Merck announced that it is voluntarily recalling 1 million doses of two common childhood vaccines, routinely given to children under 5. Here's everything you need to know about the recall.

Which vaccines are affected?

Merck is pulling 11 lots of PedvaxHIB and two lots of COMVAX. PedvaxHIB is a vaccine that protects against infection with haemophilus influenzae type B (Hib), the bacteria that causes meningitis, pneumonia, and bloodstream infections. The COMVAX vaccine protects against haemophilius B and hepatitis B, a virus that can cause liver disease.

Why are the vaccines being recalled?

During a routine inspection of their manufacturing process, Merck officials found that some equipment was contaminated with a bacteria called Bacillus cereus.

Is haemophilus influenzae the same bug responsible for the flu?

No. Haemophilus influenzae is a bacterium, while the microbes that cause the flu are viruses. The Hib vaccine recall does not affect flu vaccines.

How can I find out whether my child was vaccinated with one of the recalled shots?

Your doctor will know whether he or she received doses from the lots in question. The Centers for Disease Control (CDC) and the Food and Drug Administration (FDA) are contacting all health care providers and asking them to return unused vaccines from these lots.

If my child was vaccinated with a vaccine from one of the affected lots, will he get sick?

Probably not. Officials at the CDC and FDA stress that there is no serious health risk associated with this recall. The vaccines themselves have not been contaminated so far, but Merck decided to pull all the shots made on those machines as a precaution.

What if the vaccines are contaminated — what signs or symptoms should I look for?

If your child does get sick from the vaccine, the symptoms of a bacterial infection — redness at the injection site, swelling, fever — will likely appear within the first few days after receiving the shot. "Any problems should appear in the first several days, and by the end of a week if there are no symptoms he should definitely be out of the woods," says Dr. Anne Schuchat, director of CDC's National Center for Immunization and Respiratory Diseases.

Will my child have to be re-vaccinated?

No. The manufacturing problem does not affect the strength or effectiveness of the vaccine. "It's important to understand that the recall has nothing to do with the potency of the vaccine," says CDC director Dr. Julie Gerberding. "Children who received the vaccine are protected against haemophilus. There is no need to re-immunize."

What if my child has not been vaccinated yet? Will there be a shortage of the vaccine because of the recall?

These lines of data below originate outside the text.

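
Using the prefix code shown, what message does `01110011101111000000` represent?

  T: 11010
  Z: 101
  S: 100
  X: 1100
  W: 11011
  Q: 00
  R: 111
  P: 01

Read left to right; each codeword is recognised as soon as it completes (prefix code):
  01→P | 1100→X | 111→R | 01→P | 111→R | 00→Q | 00→Q | 00→Q
Decoded message: PXRPRQQQ

PXRPRQQQ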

Yes. Officials at Merck and Sanofi Pasteur — the companies that produce the 14 million doses of Hib vaccine administered each year — are working with CDC officials to ensure that the shortage is addressed as quickly as possible, but some doctors who received their entire supply of vaccine from Merck may not have vaccines for a few weeks. CDC is making available some doses from its national stockpile, an emergency supply created for just such situations, and Sanofi Pasteur is increasing production to make up for some of the shortfall.

If children can't get immunized, is there a danger that we will see more meningitis outbreaks?

Probably not. Immunization rates are so high in the U.S. — 94% of toddlers are up to date on their Hib vaccinations — that it would take some time for a widespread infection to take hold. "We have a nice cushion because of our high immunization rates," says Schuchat. "That cushion of protection can buy us some time while we are dealing with the supply problem. We are at much lower risk than we would have been before the [childhood] vaccination system was so strong."